聂倾等罗祁应完就挂断电话,再拨通李佑芯的手机,只听里面铃声响了十多遍,电话才被勉强接通。
“喂。”李佑芯的语气不太好。
“芯姐,我是聂倾——”
“我把折叠刀上检测到的dna样本比对结果告诉孔局和付队了。”李佑芯不等聂倾问就主动说道。
聂倾听了也是无奈,“芯姐,我这么说没有责怪你的意思,只是我们当时明明说好了,在这件事查出个名堂来之前先不要把检验结果告诉其他人,可你这样——”
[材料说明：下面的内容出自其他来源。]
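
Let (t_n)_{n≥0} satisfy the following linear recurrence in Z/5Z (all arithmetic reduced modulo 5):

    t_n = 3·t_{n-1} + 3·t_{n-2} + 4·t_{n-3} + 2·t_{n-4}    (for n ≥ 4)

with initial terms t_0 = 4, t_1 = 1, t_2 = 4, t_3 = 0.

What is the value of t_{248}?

1

t_4 = 3·0 + 3·4 + 4·1 + 2·4 = 4
t_5 = 3·4 + 3·0 + 4·4 + 2·1 = 0
t_6 = 3·0 + 3·4 + 4·0 + 2·4 = 0
t_7 = 3·0 + 3·0 + 4·4 + 2·0 = 1
t_8 = 3·1 + 3·0 + 4·0 + 2·4 = 1
t_9 = 3·1 + 3·1 + 4·0 + 2·0 = 1
t_10 = 3·1 + 3·1 + 4·1 + 2·0 = 0
t_11 = 3·0 + 3·1 + 4·1 + 2·1 = 4
t_12 = 3·4 + 3·0 + 4·1 + 2·1 = 3
t_13 = 3·3 + 3·4 + 4·0 + 2·1 = 3
t_14 = 3·3 + 3·3 + 4·4 + 2·0 = 4
t_15 = 3·4 + 3·3 + 4·3 + 2·4 = 1
t_16 = 3·1 + 3·4 + 4·3 + 2·3 = 3
t_17 = 3·3 + 3·1 + 4·4 + 2·3 = 4
t_18 = 3·4 + 3·3 + 4·1 + 2·4 = 3
t_19 = 3·3 + 3·4 + 4·3 + 2·1 = 0
t_20 = 3·0 + 3·3 + 4·4 + 2·3 = 1
t_21 = 3·1 + 3·0 + 4·3 + 2·4 = 3
t_22 = 3·3 + 3·1 + 4·0 + 2·3 = 3
t_23 = 3·3 + 3·3 + 4·1 + 2·0 = 2
t_24 = 3·2 + 3·3 + 4·3 + 2·1 = 4
t_25 = 3·4 + 3·2 + 4·3 + 2·3 = 1
t_26 = 3·1 + 3·4 + 4·2 + 2·3 = 4
t_27 = 3·4 + 3·1 + 4·4 + 2·2 = 0
(t_24, t_25, t_26, t_27) = (4, 1, 4, 0) = (t_0, t_1, t_2, t_3), so the sequence has period 24.
248 ≡ 8 (mod 24), hence t_248 = t_8 = 1.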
“是我食言了。”李佑芯打断聂倾,声音里的戾气更重,“孔局好大的面子,让我亲爹亲自打电话问我要结果,我除了告诉他们还能怎么办?”
聂倾不禁一愣,“李厅??”
“是啊,我就这一个亲爹。”李佑芯的口吻充满嘲讽,“平时也不见他有多关心下属工作,今天真是邪了门,居然亲自过问,把局长都给越过去了,还嫌人家传得闲话不够多么。”
聂倾知道李佑芯跟她爸李常晟之间有些矛盾,不过想想自己跟聂慎行的关系,似乎也没有资格对人家说三道四,因此有意避开这个话题道:“芯姐,你有没有告诉李厅和付队他们,在那把折叠刀上周俊血液的停留时间比贺甜血液的停留时间要长?”
“嗯,都说了。”李佑芯说完重重叹了声,“你怎么也不多小心一点,这种事既然不想那么早被别人知道,就该好好地捂住别漏出去。为什么你前脚刚从我这儿走,后脚就有人来问我要检验结果呢?你还告诉过谁?”
“这把刀是昨天在富宁县人民医院发生袭击的时候留下的,当时现场人很多,消息难免会走漏出去……”聂倾说到这里,心里却也犯起嘀咕。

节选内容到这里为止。